1967年10月9日,拉丁美洲著名革命家、“游擊中心”理論倡導者切•格瓦拉在前一天戰鬥中負傷被俘後,被美國支持的玻利維亞軍人政權槍決。
早在20世紀60年代,切•格瓦拉的名字便在世界傳揚。當年中國也曾稱讚過他在古巴推行的游擊戰道路,而西方對他則冠以“紅色羅賓漢”、“共產主義的堂•吉訶德”等稱號。直至2000年,北京舞台上演的話劇《格瓦拉》還曾轟動一時。那個生活在地球另一面的傳奇革命家,其戰鬥和生活的軌跡其實曾與我們緊密相關,其悲歡也值得國人品味反思……

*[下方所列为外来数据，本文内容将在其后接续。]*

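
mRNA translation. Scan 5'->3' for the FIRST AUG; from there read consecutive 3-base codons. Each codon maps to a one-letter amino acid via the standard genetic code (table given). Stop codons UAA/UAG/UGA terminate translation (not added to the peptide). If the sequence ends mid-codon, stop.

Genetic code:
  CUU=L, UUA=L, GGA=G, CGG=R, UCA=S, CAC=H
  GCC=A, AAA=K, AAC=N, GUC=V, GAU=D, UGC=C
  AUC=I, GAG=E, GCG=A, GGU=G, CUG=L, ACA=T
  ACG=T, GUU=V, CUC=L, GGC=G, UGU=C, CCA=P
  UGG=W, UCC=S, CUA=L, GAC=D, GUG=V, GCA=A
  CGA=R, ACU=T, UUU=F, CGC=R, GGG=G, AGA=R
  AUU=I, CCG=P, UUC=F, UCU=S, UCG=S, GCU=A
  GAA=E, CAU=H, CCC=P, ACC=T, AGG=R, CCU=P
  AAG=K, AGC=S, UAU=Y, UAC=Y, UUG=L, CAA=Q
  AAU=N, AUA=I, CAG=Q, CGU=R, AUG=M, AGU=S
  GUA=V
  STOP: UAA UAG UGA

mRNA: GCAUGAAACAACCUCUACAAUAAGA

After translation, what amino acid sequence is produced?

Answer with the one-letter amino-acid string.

start AUG at pos 2
pos 2: AUG -> M; peptide=M
pos 5: AAA -> K; peptide=MK
pos 8: CAA -> Q; peptide=MKQ
pos 11: CCU -> P; peptide=MKQP
pos 14: CUA -> L; peptide=MKQPL
pos 17: CAA -> Q; peptide=MKQPLQ
pos 20: UAA -> STOP

Answer: MKQPLQ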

■以毛澤東著作為師,為窮苦人的利益而拋棄了醫生的職業到古巴打游擊

在古巴革命中聞名的格瓦拉,原本是阿根廷人。他於1928年生於較優裕的家庭,畢業於醫學院,在行醫中痛感人民苦難非藥可治,在閱讀了馬列著作後決心從事政治鬥爭,以解放整個拉丁美洲為己任。1957年,他在墨西哥結識了古巴革命者卡斯特羅並與其結成密友,兩人很快便率一支小隊乘船潛回古巴,登陸後他們上山進行游擊戰,一年多後就推翻了親美的獨裁政權。

在“七支步槍起家”的鬥爭中,格瓦拉讀過西班牙文本的《毛澤東選集》後深受啟發,後來他一再說:“毛澤東是游擊戰大師,我只是個小學生。”1959年,古巴革命勝利。翌年,格瓦拉便來華訪問。他見到了被自己奉為導師的毛澤東,兩人親密地拉着手說話。回國後,格瓦拉便拿起甘蔗刀下田,宣布這是仿照人民公社的榜樣,並號召民眾學習中國專家不計較工資只講奉獻的精神。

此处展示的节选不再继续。